Note: in the print edition of this issue, this article appears as a sidebar to another news article, “Bush undermines bedrock environmental law.”

While the Bush administration has focused its efforts to “streamline” environmental reviews on energy and transportation projects, the next big showdown will take place in the national forests. Tweaking the National Environmental Policy Act is already figuring prominently in Congress’ efforts to turn some form of Bush’s Healthy Forests Initiative – an emergency forest-thinning plan to reduce the risk of wildfires – into law (HCN, 8/19/02: Blame game sheds little light on fires). Attempts by Sen. Larry Craig, R-Idaho, to eliminate NEPA analysis of thinning projects stalled out in the Senate, but Rep. Scott McInnis, R-Colo., is pushing the issue in the House.

McInnis’ bill would establish “expedited environmental analysis procedures” for hazardous fuels-reduction projects. Conservationists are concerned about the bill’s vague definition of the “wildland urban interface” – where 70 percent of the funds will be spent. More significantly, the bill cuts the time frame for challenging thinning projects by more than half, and frees the Forest Service (and Department of Interior agencies like the BLM and Park Service) from having to consider a range of alternatives for any proposed project.

The bill was toned down significantly, thanks in part to the efforts of House Resources Committee members George Miller, D-Calif., and Peter DeFazio, D-Ore., who worked to forge a bipartisan compromise with McInnis. The Democrats dropped their support of the bill just before it was sent to the House floor, but they’re still negotiating with McInnis to fine-tune the final legislation. The full House will take up the bill when it returns from election recess on Nov. 12.

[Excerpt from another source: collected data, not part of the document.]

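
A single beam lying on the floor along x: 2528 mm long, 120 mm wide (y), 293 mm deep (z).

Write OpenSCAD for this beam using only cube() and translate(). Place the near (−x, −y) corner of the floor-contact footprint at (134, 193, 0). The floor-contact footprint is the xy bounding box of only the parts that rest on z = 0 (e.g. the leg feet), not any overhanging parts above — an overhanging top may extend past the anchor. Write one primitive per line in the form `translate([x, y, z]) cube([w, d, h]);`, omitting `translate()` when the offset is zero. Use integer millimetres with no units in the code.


translate([134, 193, 0]) cube([2528, 120, 293]);


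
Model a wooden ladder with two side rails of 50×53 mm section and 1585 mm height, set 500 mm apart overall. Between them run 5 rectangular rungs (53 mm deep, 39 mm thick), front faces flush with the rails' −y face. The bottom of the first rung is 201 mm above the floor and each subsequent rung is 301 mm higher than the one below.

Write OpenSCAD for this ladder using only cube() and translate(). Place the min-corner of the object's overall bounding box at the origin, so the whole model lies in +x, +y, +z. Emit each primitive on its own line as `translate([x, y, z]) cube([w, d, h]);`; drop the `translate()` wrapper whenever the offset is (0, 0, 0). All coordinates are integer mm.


// rung span = 500 - 2*50 = 400
// rung[k] z = 201 + k*301
cube([50, 53, 1585]);
translate([450, 0, 0]) cube([50, 53, 1585]);
translate([50, 0, 201]) cube([400, 53, 39]);
translate([50, 0, 502]) cube([400, 53, 39]);
translate([50, 0, 803]) cube([400, 53, 39]);
translate([50, 0, 1104]) cube([400, 53, 39]);
translate([50, 0, 1405]) cube([400, 53, 39]);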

But the Democrats’ compromise effort did not win points with either the Sierra Club or The Wilderness Society, which roundly criticized their longtime allies Miller and DeFazio, as well as Dianne Feinstein, D-Calif., and Ron Wyden, D-Ore., for a similar compromise effort in the Senate.

“I’m not putting a hex on cooperation,” says The Wilderness Society’s Chris Mehl, “(but) we think the underlying bill is so bad you should just blow it up and start over.”

Whatever the bill’s fate, the Bush administration is now poised to float a proposal for much more sweeping rule changes. After a year and a half of review, the Forest Service may seek to exempt from NEPA national forest plans, which form the framework for all management decisions on individual national forests. The agency may also scrap a Clinton-era effort to give ecological sustainability a bigger role in the forest planning process. A Forest Service spokeswoman says that the formal unveiling of the draft rule – which will be subject to a 90-day public comment period – is still “weeks away.”

This article appeared in the print edition of the magazine with the headline Forests could lose environmental review.